Where does that leave the PS4 Slim? The internal hardware is basically identical to the earlier 2013 model, just crammed into a smaller housing. In other words, there are zero reasons for existing PS4 owners to get one. And the PS4 Pro should be the first stop for gamers looking to finally take a leap into the PlayStation realm (if you have have a 4K TV). But with sale prices as low as $250 -- with Uncharted 4 included -- the PS4 Slim is at least a great budget game system, and one that doubles as a solid Blu-ray player and video streamer to boot.
So what's different about the PS4 Slim? For the most part, just the plastic body. It's rounded now instead of pointy at the ends and it's surprisingly thin. In fact, I wouldn't stand it vertically without the optional stand Sony sells. I also like the tactile power and eject buttons on the front left side. Sony had replaced the overly sensitive touch ones in later runs of the original PS4, but these are even better.
The console itself does run quieter than the original PS4, but I'm not sure it runs much cooler. The PS4 Slim seems to warm up just like its predecessor does, but it handles the heat just fine.
Thankfully, the Slim also lets you easily swap hard drives: any 2.5-inch laptop SATA drive (including solid-state models) up to 6TB should work.
To be clear: There is no performance change with the PS4 Slim at all and you won't notice anything new or different when playing PS4 games.
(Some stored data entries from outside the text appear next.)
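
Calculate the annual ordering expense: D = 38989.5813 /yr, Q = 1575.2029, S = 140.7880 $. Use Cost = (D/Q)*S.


Number of orders = D/Q = 24.7521
Cost = 24.7521 * 140.7880 = 3484.7988

3484.7988 $/yr


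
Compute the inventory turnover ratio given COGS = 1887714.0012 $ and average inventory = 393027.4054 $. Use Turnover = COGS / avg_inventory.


Turnover = 1887714.0012 / 393027.4054 = 4.8030

4.8030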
The most noticeable difference between the original PS4 and the new Slim is the omission of an optical digital audio port around back. This probably won't mean much to you unless you use a third-party headset from a company like Astro or Turtle Beach. These devices use that port for a digital audio signal (it can carry surround sound) and you won't get that same digital high fidelity using the DualShock 4's analog headphone jack. Of course, if you're gaming with a headset, you probably already have the old PS4, or you're looking at the Pro model (which does have an optical port).
Then there's the slightly modified DualShock 4 that ships with the Slim. First off, it features a thin horizontal LED light window near the top of the touch pad. This makes sense -- it was always tough to appreciate the color the controller was displaying, especially if it's contextual to the current game you're playing.
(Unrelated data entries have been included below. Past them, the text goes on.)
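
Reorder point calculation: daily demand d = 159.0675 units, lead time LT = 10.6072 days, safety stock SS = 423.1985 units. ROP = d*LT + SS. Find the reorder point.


d*LT = 159.0675 * 10.6072 = 1687.2608
ROP = 1687.2608 + 423.1985 = 2110.4593

2110.4593 units


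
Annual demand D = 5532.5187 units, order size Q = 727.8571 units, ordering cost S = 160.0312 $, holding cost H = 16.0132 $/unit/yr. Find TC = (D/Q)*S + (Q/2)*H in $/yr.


Ordering cost = D*S/Q = 1216.4141
Holding cost = Q*H/2 = 5827.6607
TC = 1216.4141 + 5827.6607 = 7044.0747

7044.0747 $/yr


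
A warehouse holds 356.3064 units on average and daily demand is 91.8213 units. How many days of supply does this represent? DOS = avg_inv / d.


DOS = 356.3064 / 91.8213 = 3.8804

3.8804 days


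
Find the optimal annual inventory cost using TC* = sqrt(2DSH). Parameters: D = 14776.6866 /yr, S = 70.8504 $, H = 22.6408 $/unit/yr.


2*D*S*H = 47406853.6912
TC* = sqrt(47406853.6912) = 6885.2635

6885.2635 $/yr


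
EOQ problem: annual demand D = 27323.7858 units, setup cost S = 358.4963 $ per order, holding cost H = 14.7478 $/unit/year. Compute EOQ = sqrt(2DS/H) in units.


2*D*S = 2 * 27323.7858 * 358.4963 = 19590952.2226
2*D*S/H = 1328398.2847
EOQ = sqrt(1328398.2847) = 1152.5616

1152.5616 units


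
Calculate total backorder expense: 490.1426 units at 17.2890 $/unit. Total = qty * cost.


Total = 490.1426 * 17.2890 = 8474.0754

8474.0754 $


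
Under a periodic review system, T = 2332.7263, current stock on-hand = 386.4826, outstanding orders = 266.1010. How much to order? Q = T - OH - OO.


Inventory position = OH + OO = 386.4826 + 266.1010 = 652.5836
Q = 2332.7263 - 652.5836 = 1680.1427

1680.1427 units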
The new DualShock 4 also can give players increased response time when connected using a USB cord. I know, you're thinking "wait, what?" But yes, the old controller doesn't move data over a wired connection where this new one does. Go figure.
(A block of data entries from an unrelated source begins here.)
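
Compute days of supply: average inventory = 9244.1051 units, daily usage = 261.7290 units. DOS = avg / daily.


DOS = 9244.1051 / 261.7290 = 35.3194

35.3194 days


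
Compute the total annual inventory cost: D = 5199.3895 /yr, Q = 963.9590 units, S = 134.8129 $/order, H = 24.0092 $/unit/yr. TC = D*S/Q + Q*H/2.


Ordering cost = D*S/Q = 727.1521
Holding cost = Q*H/2 = 11571.9422
TC = 727.1521 + 11571.9422 = 12299.0943

12299.0943 $/yr


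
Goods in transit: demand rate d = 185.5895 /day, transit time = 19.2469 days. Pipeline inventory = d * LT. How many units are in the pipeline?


Pipeline = 185.5895 * 19.2469 = 3572.0225

3572.0225 units


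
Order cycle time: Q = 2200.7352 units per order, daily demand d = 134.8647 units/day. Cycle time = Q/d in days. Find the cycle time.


Cycle = 2200.7352 / 134.8647 = 16.3181

16.3181 days


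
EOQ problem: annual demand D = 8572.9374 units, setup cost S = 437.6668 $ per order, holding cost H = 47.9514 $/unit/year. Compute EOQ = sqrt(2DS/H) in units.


2*D*S = 2 * 8572.9374 * 437.6668 = 7504180.1569
2*D*S/H = 156495.5383
EOQ = sqrt(156495.5383) = 395.5952

395.5952 units


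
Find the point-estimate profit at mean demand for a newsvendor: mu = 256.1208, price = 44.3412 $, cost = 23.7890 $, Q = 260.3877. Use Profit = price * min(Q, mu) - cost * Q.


Sales at mu = min(260.3877, 256.1208) = 256.1208
Revenue = 44.3412 * 256.1208 = 11356.7036
Total cost = 23.7890 * 260.3877 = 6194.3630
Profit = 11356.7036 - 6194.3630 = 5162.3406

5162.3406 $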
Thanks to a firmware update, all PS4s now have high dynamic range (HDR). That means the possibility of improved contrast and color compared to standard 1080p and 4K video. However, most people using PS4s have them connected to a 1080p HDTV, none of which, as far as I'm aware, support HDR. That's a 4K TV thing.
If you're itching for 4K and HDR gaming, the PS4 Pro is likely for you.
Sony's beefier home console, the PS4 Pro, includes a 1-terabyte hard drive and offers improved graphics with games that are suitably updated. If you're looking to buy your first PS4 console, you can skip the Slim and pay $100 more for Sony's latest and greatest. It's worth noting that the PS4 Pro, however, can't play 4K Ultra HD Blu-rays.
You should also be aware of the Xbox One S, which can play 4K Blu-rays and is HDR compatible. It also starts at $300. Microsoft's answer to the PS4 Pro, something the company currently calls Project Scorpio, won't be here for at least another year, but it does appear to edge out the PS4 Pro's specs on paper.
So there you have it: There's no need to buy a PS4 Slim if you already own a PS4. If you're looking to enter the PS4 family for the first time, you should first check out the more powerful 4K-capable PS4 Pro for $100 more.